Non-allocated extraction: individual users
Non-allocated groundwater extraction for individual users is an estimate based on water allocation plans or spatial assessments. The assessments take into account variables such as number of properties, stock water requirements, and the distance stock must travel for water.
More information on water allocation plans in the region (Tindall Limestone and Oolloo Dolostone aquifers) can be found at the Department of Environment and Natural Resources website.
Allocations
Water allocations are made after a review by the Department of Environment and Natural Resources of river and aquifer levels in the region.

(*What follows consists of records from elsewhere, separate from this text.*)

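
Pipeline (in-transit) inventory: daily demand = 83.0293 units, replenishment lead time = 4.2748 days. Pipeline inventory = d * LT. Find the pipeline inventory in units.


Pipeline = 83.0293 * 4.2748 = 354.9337

354.9337 units


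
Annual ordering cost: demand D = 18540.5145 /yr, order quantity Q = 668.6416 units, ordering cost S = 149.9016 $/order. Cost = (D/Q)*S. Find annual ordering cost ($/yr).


Number of orders = D/Q = 27.7286
Cost = 27.7286 * 149.9016 = 4156.5658

4156.5658 $/yr


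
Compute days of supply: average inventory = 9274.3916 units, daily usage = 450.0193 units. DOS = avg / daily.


DOS = 9274.3916 / 450.0193 = 20.6089

20.6089 days


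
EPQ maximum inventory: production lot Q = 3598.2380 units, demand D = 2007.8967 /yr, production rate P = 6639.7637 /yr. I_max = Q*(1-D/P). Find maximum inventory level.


D/P = 0.3024
1 - D/P = 0.6976
I_max = 3598.2380 * 0.6976 = 2510.1134

2510.1134 units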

More information on these allocations and the associated water access entitlement is given in the Water access and use note.

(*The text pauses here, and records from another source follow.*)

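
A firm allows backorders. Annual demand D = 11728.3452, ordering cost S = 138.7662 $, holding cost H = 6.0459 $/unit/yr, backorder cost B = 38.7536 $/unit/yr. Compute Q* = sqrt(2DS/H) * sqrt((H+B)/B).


sqrt(2DS/H) = 733.7443
sqrt((H+B)/B) = 1.0752
Q* = 733.7443 * 1.0752 = 788.9061

788.9061 units


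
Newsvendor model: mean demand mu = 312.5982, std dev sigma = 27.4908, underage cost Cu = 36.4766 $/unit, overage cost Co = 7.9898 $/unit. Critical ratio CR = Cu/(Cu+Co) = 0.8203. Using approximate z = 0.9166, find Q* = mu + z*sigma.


CR = Cu/(Cu+Co) = 36.4766/(36.4766+7.9898) = 0.8203
z = 0.9166
Q* = 312.5982 + 0.9166 * 27.4908 = 337.7963

337.7963 units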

FEFLOW groundwater model and Mike 11 hydraulic model
The Department of Environment and Natural Resources uses the Finite Element Subsurface Flow system (FEFLOW) to estimate the natural water movement to and from the groundwater store within the Daly region.
FEFLOW estimates groundwater movement for the entire extent of the Oolloo Dolostone Aquifer and the Tindall Limestone Aquifer, which extends beyond the Daly region boundary as shown in Figure N1. The volumes reported in this account refer to the natural water movement that occurs within these aquifers within the Daly region boundary.

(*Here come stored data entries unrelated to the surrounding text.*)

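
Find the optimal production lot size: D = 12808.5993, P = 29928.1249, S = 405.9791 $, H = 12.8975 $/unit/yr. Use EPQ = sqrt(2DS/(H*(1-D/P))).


1 - D/P = 1 - 0.4280 = 0.5720
H*(1-D/P) = 7.3776
2DS = 10400047.2321
EPQ = sqrt(1409670.3234) = 1187.2954

1187.2954 units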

Figure N2 Groundwater model area relative to the Daly region boundary
The Oolloo Dolostone and Tindall Limestone aquifers are karstic and were modelled as an equivalent porous media with relatively limited storage. The groundwater model was calibrated using regional aquifer parameters to reproduce the observed groundwater levels and discharge to the rivers, as outlined by NRETAS (2010).
Inter-region flows
The groundwater model derives the lateral flux within the Daly region by defining the appropriate water balance zones and calculating the volume of water flowing across each boundary on an annual basis.
Detailed information on the model calibrations are provided by NRETAS (2010).
Recharge: landscape
Diffuse recharge from the landscape into aquifers within the region was estimated using FEFLOW. Recharge into the aquifers occurs via the following pathways:
- direct recharge of excess soil moisture
- precipitation 'channelled' through the unsaturated zone via macropores
- localised indirect recharge of surface water that is channelled into karstic features such as dolines (sinkholes).
Detailed information on the model calibrations are provided by NRETAS (2010).
A limitation of this method is that it does not quantify the increase in recharge during wetter periods in the rainfall record when compared to observed groundwater level and streamflow data.
Recharge/discharge: surface water
The flow between groundwater aquifers and rivers within the Daly region is estimated using FEFLOW in combination with the one-dimensional river hydraulic model MIKE 11. The flow interactions between surface water and groundwater are estimated where the surface water channels in the MIKE 11 model are coupled to the aquifer boundaries in the FEFLOW groundwater model.
Detailed information on the model calibrations are provided by NRETAS (2010).
There is limited understanding of actual river/aquifer interactions, especially with respect to flows from the river to the groundwater system. It is likely that, when FEFLOW is coupled with MIKE 11, groundwater recharge from rivers is overestimated during large flow events.
Estimated data
Discharge: wastewater
The volume of treated wastewater discharged from the urban water system to the river is estimated based on four years of annual metered data collected between 2012 and 2015. Discharge data are collected by flow meters installed at the Katherine Waste Water Treatment Plant.
During this 4-year period, total annual wastewater discharge from the treatment plant changed little from year to year, so it was assumed that the wastewater discharge during the 2018–19 year was equivalent to the average annual discharge between 2012 and 2015.
The uncertainty range for flow meters installed at wastewater treatment plants is estimated to be +/– 10%.